Colloque, 28 octobre 2010

Valentin et Orson, figures duelles de l’idiotie et de la sainteté

Madeleine Jeay
couverture
Idiots, figures et personnages liminaires, événement organisé par Véronique Cnockaert, Bertrand Gervais et Marie Scarpa

À partir de Valentin et Orson, roman publié en 1489, je me propose de présenter une série de figures d’idiot qui traversent la littérature médiévale et la culture qui la sous-tend. Le choix de ce texte se justifie à deux titres. Paru à la fin du Moyen Âge, il conjugue les traditions narratives médiévales (roman, épopée, hagiographie) dans une combinatoire de motifs en cours de folklorisation. Ses liens avec le conte expliquent en partie son succès jusqu’au XVIIIe siècle dans les livrets de colportage de la Bibliothèque Bleue. La figure double des jumeaux Valentin et Orson représente deux facettes complémentaires de l’inachèvement. Orson, l’homme sauvage, réussit son processus d’humanisation et de socialisation pour le transcender et devenir saint. Il s’inscrit dans la lignée de Perceval qui montre l’affinité entre l’idiot sauvage et l’idiot mystique. Valentin, le chevalier modèle, incarne les limites de la normalité sociale qui, dans une culture de la transcendance, enferme ceux qui s’y complaisent dans un état de liminalité. La sainteté lui sera acquise à la suite d’une pénitence inspirée des pratiques de rabaissement de saint Alexis qui font écho à celles des anachorètes du premier christianisme. Le passage par la déshumanisation avec conduite de folie caractérise Robert, le fils maudit du diable, figure inverse de l’autre fils d’incube, Merlin qui porte en lui les traits de l’humain, du divin et de l’animal.

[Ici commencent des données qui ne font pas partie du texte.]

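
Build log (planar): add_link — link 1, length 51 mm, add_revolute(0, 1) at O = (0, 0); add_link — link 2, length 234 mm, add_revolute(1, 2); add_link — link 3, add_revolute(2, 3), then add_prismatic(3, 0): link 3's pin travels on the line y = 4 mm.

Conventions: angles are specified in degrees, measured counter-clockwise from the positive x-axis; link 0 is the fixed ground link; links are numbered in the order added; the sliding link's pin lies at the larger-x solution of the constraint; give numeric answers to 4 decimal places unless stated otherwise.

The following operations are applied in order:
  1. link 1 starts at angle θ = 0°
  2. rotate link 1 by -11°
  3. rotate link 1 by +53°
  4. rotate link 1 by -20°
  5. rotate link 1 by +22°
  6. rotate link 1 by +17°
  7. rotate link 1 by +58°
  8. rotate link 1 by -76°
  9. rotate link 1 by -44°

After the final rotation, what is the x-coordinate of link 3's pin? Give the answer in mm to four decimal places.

geometry: r = 51 mm, L = 234 mm, e = 4 mm; θ starts at 0°
rotate link 1 by -11°: θ ← 0° -11° = -11°
rotate link 1 by +53°: θ ← -11° +53° = 42°
rotate link 1 by -20°: θ ← 42° -20° = 22°
rotate link 1 by +22°: θ ← 22° +22° = 44°
rotate link 1 by +17°: θ ← 44° +17° = 61°
rotate link 1 by +58°: θ ← 61° +58° = 119°
rotate link 1 by -76°: θ ← 119° -76° = 43°
rotate link 1 by -44°: θ ← 43° -44° = -1°
crank pin P = (r cos θ, r sin θ) = (50.992232, -0.890073)
h = r sin θ − e = -0.890073 − 4 = -4.890073
x = r cos θ + √(L² − h²) = 50.992232 + 233.948899 = 284.941131

284.9411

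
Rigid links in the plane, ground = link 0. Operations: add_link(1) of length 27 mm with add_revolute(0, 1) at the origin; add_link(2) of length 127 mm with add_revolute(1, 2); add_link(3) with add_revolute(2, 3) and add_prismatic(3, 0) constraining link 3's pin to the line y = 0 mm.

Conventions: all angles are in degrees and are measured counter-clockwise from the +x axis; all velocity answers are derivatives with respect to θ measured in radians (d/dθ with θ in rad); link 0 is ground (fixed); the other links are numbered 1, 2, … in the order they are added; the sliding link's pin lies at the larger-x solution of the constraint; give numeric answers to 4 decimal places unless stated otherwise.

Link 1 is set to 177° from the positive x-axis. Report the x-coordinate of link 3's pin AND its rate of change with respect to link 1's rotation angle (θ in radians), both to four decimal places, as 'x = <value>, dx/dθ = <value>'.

geometry: r = 27 mm, L = 127 mm, e = 0 mm
crank pin P = (r cos θ, r sin θ) = (-26.962997, 1.413071)
h = r sin θ − e = 1.413071 − 0 = 1.413071
x = r cos θ + √(L² − h²) = -26.962997 + 126.992138 = 100.029141
dx/dθ = −r sin θ − h·r cos θ/√(L² − h²) (θ in radians; h = 1.413071) = -1.113047

x = 100.0291, dx/dθ = -1.1130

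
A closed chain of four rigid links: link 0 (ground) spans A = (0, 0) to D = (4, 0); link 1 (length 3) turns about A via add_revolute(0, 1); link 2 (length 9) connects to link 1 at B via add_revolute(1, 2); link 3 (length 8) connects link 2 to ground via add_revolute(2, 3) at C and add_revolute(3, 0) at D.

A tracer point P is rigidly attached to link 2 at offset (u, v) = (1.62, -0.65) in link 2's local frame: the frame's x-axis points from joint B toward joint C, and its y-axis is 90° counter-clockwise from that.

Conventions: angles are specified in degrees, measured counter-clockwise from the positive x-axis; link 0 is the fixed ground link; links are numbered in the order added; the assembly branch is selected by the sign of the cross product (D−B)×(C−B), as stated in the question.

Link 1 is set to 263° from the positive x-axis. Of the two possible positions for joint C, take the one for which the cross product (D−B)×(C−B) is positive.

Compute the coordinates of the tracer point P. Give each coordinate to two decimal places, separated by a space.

A=(0,0), D=(4.00,0)
B = A + 3.00·(cos263°, sin263°) = (-0.3656, -2.9776)
|BD| = 5.2844
circle(B,9.00) ∩ circle(D,8.00): a=4.2507, h=7.9329
  candidates: C₊=(-1.3240,5.9712) cross=41.921; C₋=(7.6161,-7.1361) cross=-41.921
  branch + wants cross > 0 → take C=(-1.3240,5.9712) (cross=41.921)
ex = (C−B)/|BC| = (-0.1065,0.9943); ey = (-0.9943,-0.1065)
P = B + 1.62·ex + -0.65·ey = (0.1082,-1.2976)

0.11 -1.30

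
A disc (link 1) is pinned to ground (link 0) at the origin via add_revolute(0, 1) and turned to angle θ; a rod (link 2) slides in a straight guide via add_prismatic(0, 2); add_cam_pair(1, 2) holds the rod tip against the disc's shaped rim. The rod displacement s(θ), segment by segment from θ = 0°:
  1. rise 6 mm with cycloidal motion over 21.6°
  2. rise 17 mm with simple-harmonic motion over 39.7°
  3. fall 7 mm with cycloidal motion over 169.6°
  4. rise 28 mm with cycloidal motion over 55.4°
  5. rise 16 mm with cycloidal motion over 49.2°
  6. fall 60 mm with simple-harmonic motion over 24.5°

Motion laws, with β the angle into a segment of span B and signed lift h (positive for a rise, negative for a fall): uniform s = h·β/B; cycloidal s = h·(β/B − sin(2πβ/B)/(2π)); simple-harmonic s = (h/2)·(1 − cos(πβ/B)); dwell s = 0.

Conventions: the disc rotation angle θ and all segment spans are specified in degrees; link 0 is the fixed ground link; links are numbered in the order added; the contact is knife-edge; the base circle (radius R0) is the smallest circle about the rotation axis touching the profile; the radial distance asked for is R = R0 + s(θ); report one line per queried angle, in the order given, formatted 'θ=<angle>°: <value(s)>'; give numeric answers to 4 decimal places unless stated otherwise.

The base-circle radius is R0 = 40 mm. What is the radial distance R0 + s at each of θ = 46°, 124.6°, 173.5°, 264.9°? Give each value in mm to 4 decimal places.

segment 1 (0° to 21.6°, cycloidal, h = 6) is passed completely: s = 0.0000 + (6) = 6.0000
θ = 46° falls in segment 2 (21.6° to 61.3°, simple-harmonic, h = 17): β = 46 − 21.6 = 24.4°, B = 39.7°; Δs = 17/2·(1 − cos(π·0.6146)) = 11.4948; s = 6.0000 + 11.4948 = 17.4948
segment 2 (21.6° to 61.3°, simple-harmonic, h = 17) is passed completely: s = 6.0000 + (17) = 23.0000
θ = 124.6° falls in segment 3 (61.3° to 230.9°, cycloidal, h = -7): β = 124.6 − 61.3 = 63.3°, B = 169.6°; Δs = -7·(0.3732 − sin(2π·0.3732)/(2π)) = -1.8161; s = 23.0000 − 1.8161 = 21.1839
θ = 173.5° falls in segment 3 (61.3° to 230.9°, cycloidal, h = -7): β = 173.5 − 61.3 = 112.2°, B = 169.6°; Δs = -7·(0.6616 − sin(2π·0.6616)/(2π)) = -5.5773; s = 23.0000 − 5.5773 = 17.4227
segment 3 (61.3° to 230.9°, cycloidal, h = -7) is passed completely: s = 23.0000 + (-7) = 16.0000
θ = 264.9° falls in segment 4 (230.9° to 286.3°, cycloidal, h = 28): β = 264.9 − 230.9 = 34°, B = 55.4°; Δs = 28·(0.6137 − sin(2π·0.6137)/(2π)) = 20.1041; s = 16.0000 + 20.1041 = 36.1041
θ=46°: R = R0 + s = 40 + 17.4948 = 57.4948
θ=124.6°: R = R0 + s = 40 + 21.1839 = 61.1839
θ=173.5°: R = R0 + s = 40 + 17.4227 = 57.4227
θ=264.9°: R = R0 + s = 40 + 36.1041 = 76.1041

θ=46°: 57.4948
θ=124.6°: 61.1839
θ=173.5°: 57.4227
θ=264.9°: 76.1041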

Dans les représentations du public courtois, l’idiotie est associée à la ruralité et à la folie. Ces deux traits associés dans le personnage de Jean du Dit du prunier, sont distincts dans le Chevalier au lion de Chrétien de Troyes, le premier représenté par le bouvier et le second par Yvain. Les manifestations d’idiotie de l’homme sauvage donnent lieu à des scènes burlesques qui donnent leur tonalité au fabliau de Trubert. Ce dernier, évocation parodique de Perceval, se comporte en trickster dont les tours révèlent la réelle idiotie des puissants.

Madeleine Jeay est professeure à l’Université McMaster.